Either way, I can’t help but think sucked in if you got caught and your wife or husband is now demanding answers. And you know why? Because you lied.
I’ll confess here I really don’t care what people do in their private lives with their own bodies. I know people who have open relationships and people who are swingers. I don’t know who they are exactly, but I guarantee I do. And you probably do too.
And so what?
The thing with both of these is, by definition, they’re consensual.
Shag whoever and however and whenever you like, I say.

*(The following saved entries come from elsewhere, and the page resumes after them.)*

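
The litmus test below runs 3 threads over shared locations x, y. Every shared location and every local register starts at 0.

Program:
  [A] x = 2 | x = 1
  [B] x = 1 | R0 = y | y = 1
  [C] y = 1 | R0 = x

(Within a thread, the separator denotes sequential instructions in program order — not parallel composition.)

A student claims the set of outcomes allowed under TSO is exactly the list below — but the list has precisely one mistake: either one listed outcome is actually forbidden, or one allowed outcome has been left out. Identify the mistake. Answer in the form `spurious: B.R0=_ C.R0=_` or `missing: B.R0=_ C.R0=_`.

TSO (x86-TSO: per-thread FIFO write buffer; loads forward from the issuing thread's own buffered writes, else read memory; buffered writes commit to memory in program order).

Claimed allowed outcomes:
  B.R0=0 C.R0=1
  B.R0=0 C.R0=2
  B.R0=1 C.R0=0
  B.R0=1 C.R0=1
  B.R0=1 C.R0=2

missing: B.R0=0 C.R0=0

outcome vector order: (B.R0,C.R0)
under TSO → 0/0, 0/1, 0/2, 1/0, 1/1, 1/2
TSO∖claimed = {0/0}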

We already have interracial families and single parent families and, unlike fifty years ago, they don’t raise an eyebrow. Gay marriages will soon be legal here, I have no doubt, and within a short period of time we won’t feel the need to whisper and remark. It’s all going in the direction for people to be able to make their own choices about their lives. I fully suspect that in another fifty years people will be able to set up whatever sort of relationship they want – be it Big Love style cul-de-sacs or keys in a bowl or a Mikael Blomkvist-Erika Berger-Greger Beckman triangle or, if you want to stay traditional, a one man with one woman set up. And why not? I think consenting adults should be able to live and love how they like.
After all, I do.
There are considerations to be made, of course, such as protection and children and privacy, but, like the traditional man-woman marriage, so long as everyone is honest with those it directly affects I can’t see why it can’t work.
But being honest about this sort of thing isn’t as easy as it sounds. And that’s the problem those caught out in this Ashley Madison caper have come up against. If they lied by not being honest with their partners then they’re in the poo.
As always with relationships, it’s about communication. Of course, no one says it’s going to be an easy conversation, but surely it’s better to have it before going behind your partner’s back than after the deed is done. Your body, your choice is my motto on this, but by extension it’s your partner’s body and so your partner’s choice if they want to be party to, shall we say, a non-traditional set up.
Meanwhile, thanks for the giggle, all you liars and cheaters and scoundrels – because if you weren’t open about this with your partner that’s what you are – who now have some explaining to do to the one and only love of your life.
Now if you’ll excuse me, I’m going to go tell my beautiful wife how much I love her and pre-warn the temptress I’ll be attempting to seduction tonight.
That way there’ll be no surprises in the bedroom, crab or otherwise.
I’ve been following the story and it’s a big laugh to me. They deserve to be exposed and their partners deserve to be happy and move on.
I guess the fact I never enjoyed asking someone on a date makes this even harder for me to fathom
I can’t help but think ‘sucked in cheating arseholes!!’ BUT then there is that other half of me that thinks that whole privacy breach /data theft/ black mail and name and shame thing that happened isnt so good either. So while I have zero sympathy for any of the cheating bastards. I do think we are missing a bigger more important point here… we are all kinda celebratng ( and cheering on) blackmailing and naming and shaming as well as data theft in this case without a blink of our eyes, jumping on our moral high horses… so I guess that makes us part of the problem.
We’re not a court so we don’t have to sentence anyone. Part of growing up with Derryn Hinch and Jana Wendt maybe (although I hated that style of reporting) 🙂 I think the ones who hacked the accounts will have their own problems when found out. Meanwhile the bigger problem for me isn’t that they’ve been found out and their privacy breached, it’s that some people have been sleeping around behind someone else’s back and potentially bringing risks into the relationships which shouldn’t be there. That, to me, is the real crime – even though the courts will disagree and go with the privacy breach thing.